Les dommages matériels

[54]   La réclamation des locataires, en ce qui a trait à leurs dommages matériels, est rejetée en totalité puisque les dommages allégués n’ont fait l’objet d’aucune preuve ( photo ou facture ).

Les dommages moraux

[55]   Selon la preuve non contredite, l’eau en provenance du 3e étage s’est infiltrée chez les locataires. Le plafond était percé et il a fallu de longs mois pour que les réparations soient complétées par le locateur.

[56]   Il a été démontré, à la satisfaction du tribunal, que les locataires ont subi du stress et de nombreux dérangements suite à cet incident malheureux.

[57]   En défense, le locateur fait valoir qu’il n’est pas responsable de la situation. Il a tort puisque le logement a été abîmé parce que le locateur a été négligent à remplacer le chauffe-eau.

[58]   Dans la cause Kaur Ghotra c. True North, la juge administrative Amélie Dion explique la portée de ces obligations en citant les auteurs Jean-Louis Beaudoin et Pierre Gabriel Jobin :

« (…) dans le cas d’une obligation de résultat, la simple preuve par le créancier de l’absence de résultat ou du préjudice subi suffit à faire présumer la responsabilité du débiteur. Dès lors, le débiteur, pour dégager sa responsabilité, doit aller au-delà d’une preuve de simple absence de faute. Du point de vue probatoire, l’absence de résultat fait donc présumer la responsabilité du débiteur et place sur ses épaules le fardeau de démontrer que l’inexécution provient d’une cause qui ne lui est pas imputable. Le débiteur n’a pas la possibilité de tenter de prouver l’absence de faute de sa part. Il doit identifier, par prépondérance de preuve, une force majeure ou encore le fait de la victime, qui a empêché l’exécution de l’obligation. À défaut de décharger ce fardeau, le débiteur est tenu responsable de l’inexécution. »

[59]   Il reste à évaluer la valeur du préjudice moral des locataires.

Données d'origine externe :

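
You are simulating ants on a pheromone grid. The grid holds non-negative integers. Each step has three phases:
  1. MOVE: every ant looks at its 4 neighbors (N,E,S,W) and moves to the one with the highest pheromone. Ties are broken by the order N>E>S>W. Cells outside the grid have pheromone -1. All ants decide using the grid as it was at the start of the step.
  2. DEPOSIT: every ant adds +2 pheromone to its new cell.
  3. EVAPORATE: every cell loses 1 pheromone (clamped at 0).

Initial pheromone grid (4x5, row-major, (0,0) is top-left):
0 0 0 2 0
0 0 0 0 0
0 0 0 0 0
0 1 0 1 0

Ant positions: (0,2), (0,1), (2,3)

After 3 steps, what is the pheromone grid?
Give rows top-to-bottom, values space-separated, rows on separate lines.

After step 1: ants at (0,3),(0,2),(3,3)
  0 0 1 3 0
  0 0 0 0 0
  0 0 0 0 0
  0 0 0 2 0
After step 2: ants at (0,2),(0,3),(2,3)
  0 0 2 4 0
  0 0 0 0 0
  0 0 0 1 0
  0 0 0 1 0
After step 3: ants at (0,3),(0,2),(3,3)
  0 0 3 5 0
  0 0 0 0 0
  0 0 0 0 0
  0 0 0 2 0

0 0 3 5 0
0 0 0 0 0
0 0 0 0 0
0 0 0 2 0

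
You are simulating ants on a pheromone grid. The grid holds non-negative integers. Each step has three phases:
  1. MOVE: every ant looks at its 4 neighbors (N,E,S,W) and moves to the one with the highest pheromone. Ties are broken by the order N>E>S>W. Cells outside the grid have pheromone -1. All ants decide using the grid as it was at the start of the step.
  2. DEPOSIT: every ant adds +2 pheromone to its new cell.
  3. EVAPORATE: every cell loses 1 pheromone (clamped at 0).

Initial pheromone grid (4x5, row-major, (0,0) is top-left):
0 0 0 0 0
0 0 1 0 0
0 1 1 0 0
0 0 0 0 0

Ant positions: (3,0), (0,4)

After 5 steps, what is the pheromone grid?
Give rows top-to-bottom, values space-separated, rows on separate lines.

After step 1: ants at (2,0),(1,4)
  0 0 0 0 0
  0 0 0 0 1
  1 0 0 0 0
  0 0 0 0 0
After step 2: ants at (1,0),(0,4)
  0 0 0 0 1
  1 0 0 0 0
  0 0 0 0 0
  0 0 0 0 0
After step 3: ants at (0,0),(1,4)
  1 0 0 0 0
  0 0 0 0 1
  0 0 0 0 0
  0 0 0 0 0
After step 4: ants at (0,1),(0,4)
  0 1 0 0 1
  0 0 0 0 0
  0 0 0 0 0
  0 0 0 0 0
After step 5: ants at (0,2),(1,4)
  0 0 1 0 0
  0 0 0 0 1
  0 0 0 0 0
  0 0 0 0 0

0 0 1 0 0
0 0 0 0 1
0 0 0 0 0
0 0 0 0 0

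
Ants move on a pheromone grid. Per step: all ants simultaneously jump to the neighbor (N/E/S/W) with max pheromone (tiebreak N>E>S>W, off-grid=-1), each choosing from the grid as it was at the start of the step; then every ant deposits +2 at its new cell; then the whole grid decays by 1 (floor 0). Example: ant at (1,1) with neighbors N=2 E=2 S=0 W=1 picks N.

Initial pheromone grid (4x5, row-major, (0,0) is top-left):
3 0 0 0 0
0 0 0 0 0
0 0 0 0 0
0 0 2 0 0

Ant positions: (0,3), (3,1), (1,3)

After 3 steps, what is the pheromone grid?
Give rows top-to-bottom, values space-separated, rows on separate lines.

After step 1: ants at (0,4),(3,2),(0,3)
  2 0 0 1 1
  0 0 0 0 0
  0 0 0 0 0
  0 0 3 0 0
After step 2: ants at (0,3),(2,2),(0,4)
  1 0 0 2 2
  0 0 0 0 0
  0 0 1 0 0
  0 0 2 0 0
After step 3: ants at (0,4),(3,2),(0,3)
  0 0 0 3 3
  0 0 0 0 0
  0 0 0 0 0
  0 0 3 0 0

0 0 0 3 3
0 0 0 0 0
0 0 0 0 0
0 0 3 0 0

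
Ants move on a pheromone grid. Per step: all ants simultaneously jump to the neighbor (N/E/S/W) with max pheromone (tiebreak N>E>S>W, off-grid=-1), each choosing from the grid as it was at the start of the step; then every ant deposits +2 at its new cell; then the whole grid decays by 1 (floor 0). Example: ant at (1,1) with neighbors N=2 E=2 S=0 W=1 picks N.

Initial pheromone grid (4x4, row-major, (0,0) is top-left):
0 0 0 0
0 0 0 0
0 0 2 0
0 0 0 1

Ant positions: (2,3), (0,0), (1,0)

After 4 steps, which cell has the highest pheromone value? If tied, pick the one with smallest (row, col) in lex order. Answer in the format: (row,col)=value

Answer: (0,0)=4

Derivation:
Step 1: ant0:(2,3)->W->(2,2) | ant1:(0,0)->E->(0,1) | ant2:(1,0)->N->(0,0)
  grid max=3 at (2,2)
Step 2: ant0:(2,2)->N->(1,2) | ant1:(0,1)->W->(0,0) | ant2:(0,0)->E->(0,1)
  grid max=2 at (0,0)
Step 3: ant0:(1,2)->S->(2,2) | ant1:(0,0)->E->(0,1) | ant2:(0,1)->W->(0,0)
  grid max=3 at (0,0)
Step 4: ant0:(2,2)->N->(1,2) | ant1:(0,1)->W->(0,0) | ant2:(0,0)->E->(0,1)
  grid max=4 at (0,0)
Final grid:
  4 4 0 0
  0 0 1 0
  0 0 2 0
  0 0 0 0
Max pheromone 4 at (0,0)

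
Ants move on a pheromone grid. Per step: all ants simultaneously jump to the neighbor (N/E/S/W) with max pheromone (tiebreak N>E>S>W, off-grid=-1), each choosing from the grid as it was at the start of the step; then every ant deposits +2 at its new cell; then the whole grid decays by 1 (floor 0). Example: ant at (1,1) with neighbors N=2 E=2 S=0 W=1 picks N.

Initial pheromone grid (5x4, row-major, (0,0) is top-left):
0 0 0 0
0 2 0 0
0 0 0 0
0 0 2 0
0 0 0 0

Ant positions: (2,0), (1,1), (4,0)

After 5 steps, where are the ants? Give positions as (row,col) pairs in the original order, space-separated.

Step 1: ant0:(2,0)->N->(1,0) | ant1:(1,1)->N->(0,1) | ant2:(4,0)->N->(3,0)
  grid max=1 at (0,1)
Step 2: ant0:(1,0)->E->(1,1) | ant1:(0,1)->S->(1,1) | ant2:(3,0)->N->(2,0)
  grid max=4 at (1,1)
Step 3: ant0:(1,1)->N->(0,1) | ant1:(1,1)->N->(0,1) | ant2:(2,0)->N->(1,0)
  grid max=3 at (0,1)
Step 4: ant0:(0,1)->S->(1,1) | ant1:(0,1)->S->(1,1) | ant2:(1,0)->E->(1,1)
  grid max=8 at (1,1)
Step 5: ant0:(1,1)->N->(0,1) | ant1:(1,1)->N->(0,1) | ant2:(1,1)->N->(0,1)
  grid max=7 at (0,1)

(0,1) (0,1) (0,1)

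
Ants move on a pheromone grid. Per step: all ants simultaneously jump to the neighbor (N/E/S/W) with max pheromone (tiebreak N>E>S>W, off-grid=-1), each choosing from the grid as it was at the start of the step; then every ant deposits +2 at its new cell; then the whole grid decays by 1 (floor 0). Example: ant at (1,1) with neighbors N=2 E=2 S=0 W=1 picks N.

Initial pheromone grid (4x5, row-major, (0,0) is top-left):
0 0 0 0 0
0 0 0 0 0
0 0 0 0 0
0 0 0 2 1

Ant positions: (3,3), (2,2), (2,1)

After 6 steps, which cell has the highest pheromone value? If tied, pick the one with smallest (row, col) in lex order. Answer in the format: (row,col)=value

Step 1: ant0:(3,3)->E->(3,4) | ant1:(2,2)->N->(1,2) | ant2:(2,1)->N->(1,1)
  grid max=2 at (3,4)
Step 2: ant0:(3,4)->W->(3,3) | ant1:(1,2)->W->(1,1) | ant2:(1,1)->E->(1,2)
  grid max=2 at (1,1)
Step 3: ant0:(3,3)->E->(3,4) | ant1:(1,1)->E->(1,2) | ant2:(1,2)->W->(1,1)
  grid max=3 at (1,1)
Step 4: ant0:(3,4)->W->(3,3) | ant1:(1,2)->W->(1,1) | ant2:(1,1)->E->(1,2)
  grid max=4 at (1,1)
Step 5: ant0:(3,3)->E->(3,4) | ant1:(1,1)->E->(1,2) | ant2:(1,2)->W->(1,1)
  grid max=5 at (1,1)
Step 6: ant0:(3,4)->W->(3,3) | ant1:(1,2)->W->(1,1) | ant2:(1,1)->E->(1,2)
  grid max=6 at (1,1)
Final grid:
  0 0 0 0 0
  0 6 6 0 0
  0 0 0 0 0
  0 0 0 2 1
Max pheromone 6 at (1,1)

Answer: (1,1)=6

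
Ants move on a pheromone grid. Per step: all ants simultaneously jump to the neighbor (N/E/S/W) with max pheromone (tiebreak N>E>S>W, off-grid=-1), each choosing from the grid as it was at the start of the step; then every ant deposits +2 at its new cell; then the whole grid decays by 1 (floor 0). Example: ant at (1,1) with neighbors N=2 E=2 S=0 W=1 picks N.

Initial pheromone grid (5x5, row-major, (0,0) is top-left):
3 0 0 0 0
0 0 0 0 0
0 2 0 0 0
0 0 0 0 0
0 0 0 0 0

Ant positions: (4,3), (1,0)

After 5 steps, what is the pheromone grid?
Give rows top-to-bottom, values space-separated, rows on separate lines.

After step 1: ants at (3,3),(0,0)
  4 0 0 0 0
  0 0 0 0 0
  0 1 0 0 0
  0 0 0 1 0
  0 0 0 0 0
After step 2: ants at (2,3),(0,1)
  3 1 0 0 0
  0 0 0 0 0
  0 0 0 1 0
  0 0 0 0 0
  0 0 0 0 0
After step 3: ants at (1,3),(0,0)
  4 0 0 0 0
  0 0 0 1 0
  0 0 0 0 0
  0 0 0 0 0
  0 0 0 0 0
After step 4: ants at (0,3),(0,1)
  3 1 0 1 0
  0 0 0 0 0
  0 0 0 0 0
  0 0 0 0 0
  0 0 0 0 0
After step 5: ants at (0,4),(0,0)
  4 0 0 0 1
  0 0 0 0 0
  0 0 0 0 0
  0 0 0 0 0
  0 0 0 0 0

4 0 0 0 1
0 0 0 0 0
0 0 0 0 0
0 0 0 0 0
0 0 0 0 0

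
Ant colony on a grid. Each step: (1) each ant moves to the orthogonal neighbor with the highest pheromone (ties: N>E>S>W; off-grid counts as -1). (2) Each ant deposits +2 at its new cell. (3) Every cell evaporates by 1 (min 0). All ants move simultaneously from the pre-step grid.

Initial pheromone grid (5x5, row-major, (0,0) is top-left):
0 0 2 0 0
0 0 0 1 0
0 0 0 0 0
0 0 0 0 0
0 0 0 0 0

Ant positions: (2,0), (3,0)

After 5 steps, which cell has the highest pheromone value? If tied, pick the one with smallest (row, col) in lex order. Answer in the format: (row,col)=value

Answer: (1,0)=5

Derivation:
Step 1: ant0:(2,0)->N->(1,0) | ant1:(3,0)->N->(2,0)
  grid max=1 at (0,2)
Step 2: ant0:(1,0)->S->(2,0) | ant1:(2,0)->N->(1,0)
  grid max=2 at (1,0)
Step 3: ant0:(2,0)->N->(1,0) | ant1:(1,0)->S->(2,0)
  grid max=3 at (1,0)
Step 4: ant0:(1,0)->S->(2,0) | ant1:(2,0)->N->(1,0)
  grid max=4 at (1,0)
Step 5: ant0:(2,0)->N->(1,0) | ant1:(1,0)->S->(2,0)
  grid max=5 at (1,0)
Final grid:
  0 0 0 0 0
  5 0 0 0 0
  5 0 0 0 0
  0 0 0 0 0
  0 0 0 0 0
Max pheromone 5 at (1,0)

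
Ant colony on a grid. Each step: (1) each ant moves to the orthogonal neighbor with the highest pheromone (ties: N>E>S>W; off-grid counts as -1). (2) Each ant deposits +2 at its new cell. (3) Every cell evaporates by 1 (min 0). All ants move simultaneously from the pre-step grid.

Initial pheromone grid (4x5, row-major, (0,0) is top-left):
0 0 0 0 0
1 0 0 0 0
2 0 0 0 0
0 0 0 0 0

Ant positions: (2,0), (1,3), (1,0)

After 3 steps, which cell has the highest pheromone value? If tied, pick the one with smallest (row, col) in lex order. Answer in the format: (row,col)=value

Answer: (2,0)=5

Derivation:
Step 1: ant0:(2,0)->N->(1,0) | ant1:(1,3)->N->(0,3) | ant2:(1,0)->S->(2,0)
  grid max=3 at (2,0)
Step 2: ant0:(1,0)->S->(2,0) | ant1:(0,3)->E->(0,4) | ant2:(2,0)->N->(1,0)
  grid max=4 at (2,0)
Step 3: ant0:(2,0)->N->(1,0) | ant1:(0,4)->S->(1,4) | ant2:(1,0)->S->(2,0)
  grid max=5 at (2,0)
Final grid:
  0 0 0 0 0
  4 0 0 0 1
  5 0 0 0 0
  0 0 0 0 0
Max pheromone 5 at (2,0)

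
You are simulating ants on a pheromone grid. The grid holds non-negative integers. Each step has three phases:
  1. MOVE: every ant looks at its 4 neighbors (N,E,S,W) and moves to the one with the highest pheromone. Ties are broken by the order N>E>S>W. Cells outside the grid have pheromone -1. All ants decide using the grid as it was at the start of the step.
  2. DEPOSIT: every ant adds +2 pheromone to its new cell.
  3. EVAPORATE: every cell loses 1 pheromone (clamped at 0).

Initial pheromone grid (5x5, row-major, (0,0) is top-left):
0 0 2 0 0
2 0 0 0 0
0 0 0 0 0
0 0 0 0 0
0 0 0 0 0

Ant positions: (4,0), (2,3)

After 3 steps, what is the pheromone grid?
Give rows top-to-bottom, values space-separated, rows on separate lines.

After step 1: ants at (3,0),(1,3)
  0 0 1 0 0
  1 0 0 1 0
  0 0 0 0 0
  1 0 0 0 0
  0 0 0 0 0
After step 2: ants at (2,0),(0,3)
  0 0 0 1 0
  0 0 0 0 0
  1 0 0 0 0
  0 0 0 0 0
  0 0 0 0 0
After step 3: ants at (1,0),(0,4)
  0 0 0 0 1
  1 0 0 0 0
  0 0 0 0 0
  0 0 0 0 0
  0 0 0 0 0

0 0 0 0 1
1 0 0 0 0
0 0 0 0 0
0 0 0 0 0
0 0 0 0 0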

La jurisprudence a établi des balises vastes et larges pour en arriver finalement à donner comme règle que ces pertes non pécuniaires doivent être équitables et raisonnables[1].

[60]   En tenant compte qu'il a été démontré que certains préjudices ont été subis par les locataires, à savoir le stress, l’angoisse, leurs déplacements, leurs démarches et absences au travail, une somme globale de 1 500 $ leur est attribuée sous ce chef.


[61]   Finalement, pour disposer de l’argument final du défendeur, puisque la demande des locataires résulte de la non-exécution par le locateur des obligations contenues au bail, l’affaire relève de la compétence exclusive de la Régie du logement, vu l’article 28 de sa loi constitutive[2].

POUR CES MOTIFS, LE TRIBUNAL :

[62]   DIMINUE le loyer d’un montant global de 2 025 $;

[63]   CONDAMNE le locateur à payer aux locataires la somme de 2 025 $ à titre de diminution de loyer et 1 500 $ en dommages moraux;

[64]   REJETTE la demande quant au surplus.

 

 

 

 

 

 

 

 

Suzanne Guévremont

 

Présence(s) :

les locataires

le locateur

Date de l’audience :  

10 décembre 2019

 

 

 


 



[1] Obadia c. 3008380 Canada Inc. 31-940510-040P-940517 et 31-970718-057G (R.L.), 11 février 1998, r. G. Joly et C.-H. Hovington.

[2] La Régie connaît en première instance, à l'exclusion de tout tribunal, de toute demande relative au bail d'un logement lorsque la somme demandée ou la valeur de la chose réclamée ou de l'intérêt du demandeur dans l'objet de la demande ne dépasse pas le montant de la compétence de la Cour du Québec (article 28 L.R.L.).